Bad Moon Rising(15)

"Shouldn't it be her mate doing that for her?"

Fang shrugged. "He was always a selfish asshole."

Anya nipped hard at his fingers. "Careful, brother, that's the sire of my pups you're talking about."

Fang scoffed at her protective tone. "One chosen by a trio of psycho bitches who-ow!" He jumped as Anya sank her teeth deep into the fleshy part of his hand. He cursed as he saw the blood dripping from the wound she'd given him.

She narrowed her gaze. "Again, he's my mate and you will respect him."

Vane cocked him on the back of his head. "Boy, don't you ever learn?"

Fang bit his lip to keep from snapping at both of them. He hated how they treated him like their mentally defective distant relation. As if his opinions didn't matter. Anytime he opened his mouth, one of them told him to shut it.

Honestly, he was more than tired of their treatment. All they saw him as was the muscle they needed. A loaded gun to be used against their enemies. The rest of the time, they wanted him kept in a box, completely silent and unobtrusive.

Whatever.

Changing into a wolf, he left them before he said something they'd all regret.

But one day . . .

One day he was going to let them know just how tired he was of being their omega wolf.

Aimee paused at the table where the wolves had been. In the corner was a pair of discarded sunglasses. She bent down and picked them up only to catch a whiff of the owner.

Fang.

A slight smile hovered at the edges of her lips as she remembered the way he'd looked leaning back in his chair. Relaxed and lethal.

"What's that?"

She jumped as Wren spoke right behind her. Looking at him over her shoulder, she smiled at the young tigard. Handsome and lean, he had long blond dreadlocks with bangs that fell across his eyes, shielding them from the world. She was one of the very few people he ever spoke to.

She held up the sunglasses so that he could see. "One of the wolves left them."

He scratched at his whiskered cheek. "You want me to put them in lost and found?"

"It's okay. I'll do it."

He nodded before he moved on to bus another table.

Aimee closed her eyes and held the sunglasses tight. As she did so, she saw a perfect image of Fang in wolf form running through the swamp.

Someone sneezed.

She jerked, looking around quickly in fear of someone catching her using a power that no one knew she held. It was something only the most powerful of Aristi could wield and the fact that she had it . . .

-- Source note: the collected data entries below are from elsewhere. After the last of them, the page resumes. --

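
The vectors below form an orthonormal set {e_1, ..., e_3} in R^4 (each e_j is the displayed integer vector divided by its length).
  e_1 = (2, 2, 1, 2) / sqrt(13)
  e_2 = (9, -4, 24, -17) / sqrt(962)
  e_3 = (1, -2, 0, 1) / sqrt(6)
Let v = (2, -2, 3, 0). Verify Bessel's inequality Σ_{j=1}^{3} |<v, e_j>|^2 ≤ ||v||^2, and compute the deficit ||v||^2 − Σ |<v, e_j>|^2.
Σ |<v, e_j>|^2 = 617/37; ||v||^2 = 17; deficit = 12/37

Write each e_j = u_j / sqrt(<u_j, u_j>) where u_j is the displayed integer vector. Then <v, e_j> = <v, u_j> / sqrt(<u_j, u_j>), so |<v, e_j>|^2 = <v, u_j>^2 / <u_j, u_j>.
Coefficients: <v, e_1> = 3/sqrt(13), <v, e_2> = 98/sqrt(962), <v, e_3> = 6/sqrt(6).
Square and sum: Σ |<v, e_j>|^2 = 617/37.
Compute ||v||^2 = v·v = 17.
Deficit = 17 − 617/37 = 12/37 ≥ 0, confirming Bessel's inequality. (The deficit equals ||v − Σ <v,e_j> e_j||^2, the squared distance from v to span{e_j}.)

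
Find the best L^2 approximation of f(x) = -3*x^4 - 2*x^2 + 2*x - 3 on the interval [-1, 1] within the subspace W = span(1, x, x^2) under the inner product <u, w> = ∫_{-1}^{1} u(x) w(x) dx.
g(x) = -32*x^2/7 + 2*x - 96/35

The best approximation g ∈ W is the orthogonal projection of f onto W. Writing g = a_0 + a_1 x + a_2 x^2, the coefficients solve the normal equations G · a = b where
  G_{ij} = <φ_i, φ_j> and b_i = <f, φ_i>, with φ_0 = 1, φ_1 = x, φ_2 = x^2.
G =
  [2, 0, 2/3]
  [0, 2/3, 0]
  [2/3, 0, 2/5],
b = (-128/15, 4/3, -128/35).
Solving gives a_0 = -96/35, a_1 = 2, a_2 = -32/7, so
  g(x) = -32*x^2/7 + 2*x - 96/35.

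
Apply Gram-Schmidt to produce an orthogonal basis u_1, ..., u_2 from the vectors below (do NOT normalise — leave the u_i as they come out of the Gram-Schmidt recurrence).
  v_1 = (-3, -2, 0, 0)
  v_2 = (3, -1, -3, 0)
Orthogonal basis:
  u_1 = (-3, -2, 0, 0)
  u_2 = (18/13, -27/13, -3, 0)

Apply the Gram-Schmidt recurrence
  u_1 = v_1
  u_i = v_i − Σ_{j<i} ((v_i · u_j) / (u_j · u_j)) · u_j.

Step by step this gives:
  u_1 = (-3, -2, 0, 0)
  u_2 = (18/13, -27/13, -3, 0)

Orthogonality check:
  u_2 · u_1 = 0 (should be 0)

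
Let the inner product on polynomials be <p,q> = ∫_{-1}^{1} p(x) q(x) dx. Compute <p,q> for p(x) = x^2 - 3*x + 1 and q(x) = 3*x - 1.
<p,q> = -26/3

Expand the product: p(x)·q(x) = 3*x^3 - 10*x^2 + 6*x - 1.
∫_{-1}^{1} of each monomial x^k gives [2/(k+1) if k even, 0 if k odd]. Integrating term-by-term (or equivalently evaluating the antiderivative F(x) = 3*x^4/4 - 10*x^3/3 + 3*x^2 - x at the endpoints):
  F(1) − F(−1) = -7/12 − (97/12) = -26/3.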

It was as much a danger to her as a gift.

And it was a power that had cost two of her brothers their lives. For that reason alone, she could never allow anyone to know what she could do.

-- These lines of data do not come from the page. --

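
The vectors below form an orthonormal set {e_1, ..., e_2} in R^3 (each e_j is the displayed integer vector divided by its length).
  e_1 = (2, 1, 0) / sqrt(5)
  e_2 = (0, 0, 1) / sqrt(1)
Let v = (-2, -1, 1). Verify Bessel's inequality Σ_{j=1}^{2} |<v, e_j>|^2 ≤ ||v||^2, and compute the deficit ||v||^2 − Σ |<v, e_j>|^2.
Σ |<v, e_j>|^2 = 6; ||v||^2 = 6; deficit = 0

Write each e_j = u_j / sqrt(<u_j, u_j>) where u_j is the displayed integer vector. Then <v, e_j> = <v, u_j> / sqrt(<u_j, u_j>), so |<v, e_j>|^2 = <v, u_j>^2 / <u_j, u_j>.
Coefficients: <v, e_1> = -5/sqrt(5), <v, e_2> = 1/sqrt(1).
Square and sum: Σ |<v, e_j>|^2 = 6.
Compute ||v||^2 = v·v = 6.
Deficit = 6 − 6 = 0 ≥ 0, confirming Bessel's inequality. (The deficit equals ||v − Σ <v,e_j> e_j||^2, the squared distance from v to span{e_j}.)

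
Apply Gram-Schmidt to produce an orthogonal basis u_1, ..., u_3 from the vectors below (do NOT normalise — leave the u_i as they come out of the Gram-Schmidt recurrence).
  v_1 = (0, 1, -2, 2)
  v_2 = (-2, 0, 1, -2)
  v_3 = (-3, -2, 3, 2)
Orthogonal basis:
  u_1 = (0, 1, -2, 2)
  u_2 = (-2, 2/3, -1/3, -2/3)
  u_3 = (-31/15, -28/15, 34/15, 16/5)

Apply the Gram-Schmidt recurrence
  u_1 = v_1
  u_i = v_i − Σ_{j<i} ((v_i · u_j) / (u_j · u_j)) · u_j.

Step by step this gives:
  u_1 = (0, 1, -2, 2)
  u_2 = (-2, 2/3, -1/3, -2/3)
  u_3 = (-31/15, -28/15, 34/15, 16/5)

Orthogonality check:
  u_2 · u_1 = 0 (should be 0)
  u_3 · u_1 = 0 (should be 0)
  u_3 · u_2 = 0 (should be 0)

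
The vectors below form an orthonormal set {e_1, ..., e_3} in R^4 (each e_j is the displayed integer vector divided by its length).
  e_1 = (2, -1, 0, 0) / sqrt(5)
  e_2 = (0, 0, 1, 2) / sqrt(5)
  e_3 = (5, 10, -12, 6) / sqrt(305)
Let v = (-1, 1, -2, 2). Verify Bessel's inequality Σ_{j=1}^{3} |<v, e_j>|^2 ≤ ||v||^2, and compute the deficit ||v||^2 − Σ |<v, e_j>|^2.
Σ |<v, e_j>|^2 = 2474/305; ||v||^2 = 10; deficit = 576/305

Write each e_j = u_j / sqrt(<u_j, u_j>) where u_j is the displayed integer vector. Then <v, e_j> = <v, u_j> / sqrt(<u_j, u_j>), so |<v, e_j>|^2 = <v, u_j>^2 / <u_j, u_j>.
Coefficients: <v, e_1> = -3/sqrt(5), <v, e_2> = 2/sqrt(5), <v, e_3> = 41/sqrt(305).
Square and sum: Σ |<v, e_j>|^2 = 2474/305.
Compute ||v||^2 = v·v = 10.
Deficit = 10 − 2474/305 = 576/305 ≥ 0, confirming Bessel's inequality. (The deficit equals ||v − Σ <v,e_j> e_j||^2, the squared distance from v to span{e_j}.)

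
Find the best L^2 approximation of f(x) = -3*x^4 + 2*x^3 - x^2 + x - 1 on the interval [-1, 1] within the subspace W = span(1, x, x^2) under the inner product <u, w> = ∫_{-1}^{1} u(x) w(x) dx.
g(x) = -25*x^2/7 + 11*x/5 - 26/35

The best approximation g ∈ W is the orthogonal projection of f onto W. Writing g = a_0 + a_1 x + a_2 x^2, the coefficients solve the normal equations G · a = b where
  G_{ij} = <φ_i, φ_j> and b_i = <f, φ_i>, with φ_0 = 1, φ_1 = x, φ_2 = x^2.
G =
  [2, 0, 2/3]
  [0, 2/3, 0]
  [2/3, 0, 2/5],
b = (-58/15, 22/15, -202/105).
Solving gives a_0 = -26/35, a_1 = 11/5, a_2 = -25/7, so
  g(x) = -25*x^2/7 + 11*x/5 - 26/35.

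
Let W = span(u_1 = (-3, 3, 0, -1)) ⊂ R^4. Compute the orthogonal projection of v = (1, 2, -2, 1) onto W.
proj_W(v) = (-6/19, 6/19, 0, -2/19)

Set up U = [u_1 | ... | u_1] ∈ R^(4×1). The projector onto W = col(U) is P = U (U^T U)^(-1) U^T.
Compute U^T U =
  [19],
and U^T v = (2).
Solve U^T U · c = U^T v for the coefficients: c = (2/19). The projection is proj_W(v) = U c.
Check: (v - proj_W(v)) · u_1 = 0  (should be 0).
Result: proj_W(v) = (-6/19, 6/19, 0, -2/19).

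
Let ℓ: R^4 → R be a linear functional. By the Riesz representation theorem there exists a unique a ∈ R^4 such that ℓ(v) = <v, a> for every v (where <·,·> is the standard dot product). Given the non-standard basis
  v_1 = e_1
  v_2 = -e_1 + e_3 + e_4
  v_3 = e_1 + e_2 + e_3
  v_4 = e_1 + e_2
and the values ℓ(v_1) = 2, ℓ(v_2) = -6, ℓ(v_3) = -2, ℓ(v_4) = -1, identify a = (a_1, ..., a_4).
a = (2, -3, -1, -3)

Write a = (a_1, ..., a_4) in the standard basis. For each basis vector v_i, ℓ(v_i) = <v_i, a> is a linear equation in the a_j's. Collect the n equations into a matrix system V a = ℓ, where row i of V is v_i (expressed in the standard basis). Since V is invertible (lower-triangular with 1s on the diagonal, up to permutation), solve by back-substitution:
  V =
[[1, 0, 0, 0],
 [-1, 0, 1, 1],
 [1, 1, 1, 0],
 [1, 1, 0, 0]]
  V a = (2, -6, -2, -1)
Solving gives a = (2, -3, -1, -3).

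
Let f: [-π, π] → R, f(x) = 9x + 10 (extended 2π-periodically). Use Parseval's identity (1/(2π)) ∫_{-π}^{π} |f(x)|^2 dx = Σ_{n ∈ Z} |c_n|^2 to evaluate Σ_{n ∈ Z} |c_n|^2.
Σ |c_n|^2 = 27π^2 + 100

Expand and integrate term by term over [-π, π]:
  ∫ (9x)^2 dx = 81·(2π^3/3); ∫ 2·9·(10)·x dx = 0 (odd integrand); ∫ 10^2 dx = 100·2π.
So (1/(2π)) ∫_{-π}^{π} (9x + 10)^2 dx = 81π^2/3 + 100 = 27π^2 + 100.
Parseval ⇒ Σ |c_n|^2 = 27π^2 + 100.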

But today those powers weren't scary. They would allow her to find Fang and return his property to him. She checked the watch on her wrist.

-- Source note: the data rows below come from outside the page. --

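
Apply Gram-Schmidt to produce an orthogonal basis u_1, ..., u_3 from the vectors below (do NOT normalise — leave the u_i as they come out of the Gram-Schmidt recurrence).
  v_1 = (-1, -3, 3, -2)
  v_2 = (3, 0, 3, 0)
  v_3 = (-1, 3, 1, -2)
Orthogonal basis:
  u_1 = (-1, -3, 3, -2)
  u_2 = (75/23, 18/23, 51/23, 12/23)
  u_3 = (-23/21, 20/7, 23/21, -44/21)

Apply the Gram-Schmidt recurrence
  u_1 = v_1
  u_i = v_i − Σ_{j<i} ((v_i · u_j) / (u_j · u_j)) · u_j.

Step by step this gives:
  u_1 = (-1, -3, 3, -2)
  u_2 = (75/23, 18/23, 51/23, 12/23)
  u_3 = (-23/21, 20/7, 23/21, -44/21)

Orthogonality check:
  u_2 · u_1 = 0 (should be 0)
  u_3 · u_1 = 0 (should be 0)
  u_3 · u_2 = 0 (should be 0)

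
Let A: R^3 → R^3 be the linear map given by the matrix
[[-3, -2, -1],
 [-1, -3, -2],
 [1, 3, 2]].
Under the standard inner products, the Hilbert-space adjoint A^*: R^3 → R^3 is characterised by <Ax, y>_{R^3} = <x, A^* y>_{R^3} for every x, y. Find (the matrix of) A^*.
A^* = A^T =
[[-3, -1, 1],
 [-2, -3, 3],
 [-1, -2, 2]]

For real matrices with standard dot products, the defining identity <Ax, y> = <x, A^* y> gives (Ax)^T y = x^T (A^*) y, i.e. x^T A^T y = x^T (A^*) y. Since this holds for all x, y, we must have A^* = A^T. Therefore
A^* =
[[-3, -1, 1],
 [-2, -3, 3],
 [-1, -2, 2]].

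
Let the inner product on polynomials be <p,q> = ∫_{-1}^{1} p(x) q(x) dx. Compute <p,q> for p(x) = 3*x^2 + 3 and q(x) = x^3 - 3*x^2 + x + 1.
<p,q> = -8/5

Expand the product: p(x)·q(x) = 3*x^5 - 9*x^4 + 6*x^3 - 6*x^2 + 3*x + 3.
∫_{-1}^{1} of each monomial x^k gives [2/(k+1) if k even, 0 if k odd]. Integrating term-by-term (or equivalently evaluating the antiderivative F(x) = x^6/2 - 9*x^5/5 + 3*x^4/2 - 2*x^3 + 3*x^2/2 + 3*x at the endpoints):
  F(1) − F(−1) = 27/10 − (43/10) = -8/5.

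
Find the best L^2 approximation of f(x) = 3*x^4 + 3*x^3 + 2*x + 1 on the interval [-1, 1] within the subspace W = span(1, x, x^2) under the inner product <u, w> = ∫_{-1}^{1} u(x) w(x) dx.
g(x) = 18*x^2/7 + 19*x/5 + 26/35

The best approximation g ∈ W is the orthogonal projection of f onto W. Writing g = a_0 + a_1 x + a_2 x^2, the coefficients solve the normal equations G · a = b where
  G_{ij} = <φ_i, φ_j> and b_i = <f, φ_i>, with φ_0 = 1, φ_1 = x, φ_2 = x^2.
G =
  [2, 0, 2/3]
  [0, 2/3, 0]
  [2/3, 0, 2/5],
b = (16/5, 38/15, 32/21).
Solving gives a_0 = 26/35, a_1 = 19/5, a_2 = 18/7, so
  g(x) = 18*x^2/7 + 19*x/5 + 26/35.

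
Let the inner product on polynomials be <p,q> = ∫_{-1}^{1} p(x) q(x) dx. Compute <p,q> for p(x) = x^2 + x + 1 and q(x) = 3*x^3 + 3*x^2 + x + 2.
<p,q> = 52/5

Expand the product: p(x)·q(x) = 3*x^5 + 6*x^4 + 7*x^3 + 6*x^2 + 3*x + 2.
∫_{-1}^{1} of each monomial x^k gives [2/(k+1) if k even, 0 if k odd]. Integrating term-by-term (or equivalently evaluating the antiderivative F(x) = x^6/2 + 6*x^5/5 + 7*x^4/4 + 2*x^3 + 3*x^2/2 + 2*x at the endpoints):
  F(1) − F(−1) = 179/20 − (-29/20) = 52/5.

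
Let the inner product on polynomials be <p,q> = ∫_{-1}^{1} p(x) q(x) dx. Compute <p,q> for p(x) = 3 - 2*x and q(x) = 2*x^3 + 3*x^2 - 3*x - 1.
<p,q> = 12/5

Expand the product: p(x)·q(x) = -4*x^4 + 15*x^2 - 7*x - 3.
∫_{-1}^{1} of each monomial x^k gives [2/(k+1) if k even, 0 if k odd]. Integrating term-by-term (or equivalently evaluating the antiderivative F(x) = -4*x^5/5 + 5*x^3 - 7*x^2/2 - 3*x at the endpoints):
  F(1) − F(−1) = -23/10 − (-47/10) = 12/5.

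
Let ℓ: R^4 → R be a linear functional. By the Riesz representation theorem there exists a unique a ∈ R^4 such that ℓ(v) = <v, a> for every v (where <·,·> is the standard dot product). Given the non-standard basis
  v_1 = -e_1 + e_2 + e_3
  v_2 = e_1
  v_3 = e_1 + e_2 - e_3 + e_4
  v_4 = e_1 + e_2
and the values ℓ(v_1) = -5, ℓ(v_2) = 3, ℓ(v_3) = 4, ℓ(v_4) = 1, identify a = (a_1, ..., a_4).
a = (3, -2, 0, 3)

Write a = (a_1, ..., a_4) in the standard basis. For each basis vector v_i, ℓ(v_i) = <v_i, a> is a linear equation in the a_j's. Collect the n equations into a matrix system V a = ℓ, where row i of V is v_i (expressed in the standard basis). Since V is invertible (lower-triangular with 1s on the diagonal, up to permutation), solve by back-substitution:
  V =
[[-1, 1, 1, 0],
 [1, 0, 0, 0],
 [1, 1, -1, 1],
 [1, 1, 0, 0]]
  V a = (-5, 3, 4, 1)
Solving gives a = (3, -2, 0, 3).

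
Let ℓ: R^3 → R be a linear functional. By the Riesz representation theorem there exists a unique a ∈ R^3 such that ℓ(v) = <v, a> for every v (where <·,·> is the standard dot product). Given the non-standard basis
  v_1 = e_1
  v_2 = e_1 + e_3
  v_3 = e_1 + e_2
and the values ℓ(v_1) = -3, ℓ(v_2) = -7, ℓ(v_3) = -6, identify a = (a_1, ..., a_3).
a = (-3, -3, -4)

Write a = (a_1, ..., a_3) in the standard basis. For each basis vector v_i, ℓ(v_i) = <v_i, a> is a linear equation in the a_j's. Collect the n equations into a matrix system V a = ℓ, where row i of V is v_i (expressed in the standard basis). Since V is invertible (lower-triangular with 1s on the diagonal, up to permutation), solve by back-substitution:
  V =
[[1, 0, 0],
 [1, 0, 1],
 [1, 1, 0]]
  V a = (-3, -7, -6)
Solving gives a = (-3, -3, -4).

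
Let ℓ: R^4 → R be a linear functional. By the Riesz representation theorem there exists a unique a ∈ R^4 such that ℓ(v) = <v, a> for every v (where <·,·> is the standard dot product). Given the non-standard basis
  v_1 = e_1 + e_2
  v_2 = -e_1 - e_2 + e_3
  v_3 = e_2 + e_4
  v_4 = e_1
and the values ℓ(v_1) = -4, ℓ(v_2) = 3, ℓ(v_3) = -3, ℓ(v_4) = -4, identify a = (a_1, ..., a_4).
a = (-4, 0, -1, -3)

Write a = (a_1, ..., a_4) in the standard basis. For each basis vector v_i, ℓ(v_i) = <v_i, a> is a linear equation in the a_j's. Collect the n equations into a matrix system V a = ℓ, where row i of V is v_i (expressed in the standard basis). Since V is invertible (lower-triangular with 1s on the diagonal, up to permutation), solve by back-substitution:
  V =
[[1, 1, 0, 0],
 [-1, -1, 1, 0],
 [0, 1, 0, 1],
 [1, 0, 0, 0]]
  V a = (-4, 3, -3, -4)
Solving gives a = (-4, 0, -1, -3).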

In thirty minutes she'd be free to take a break and then she'd find the wolf. . . .

Aimee paused next to the cypress tree that jutted out of the water and twisted up toward the sky. The setting sun fanned around the branches, casting a majestic glow as it also reflected the cypress against the rippling black water. It was eerie and beautiful. Haunting.

Even though they'd lived in New Orleans for more than a century, she'd never spent much time in the swamp or bayous. She'd forgotten how beautiful they could be.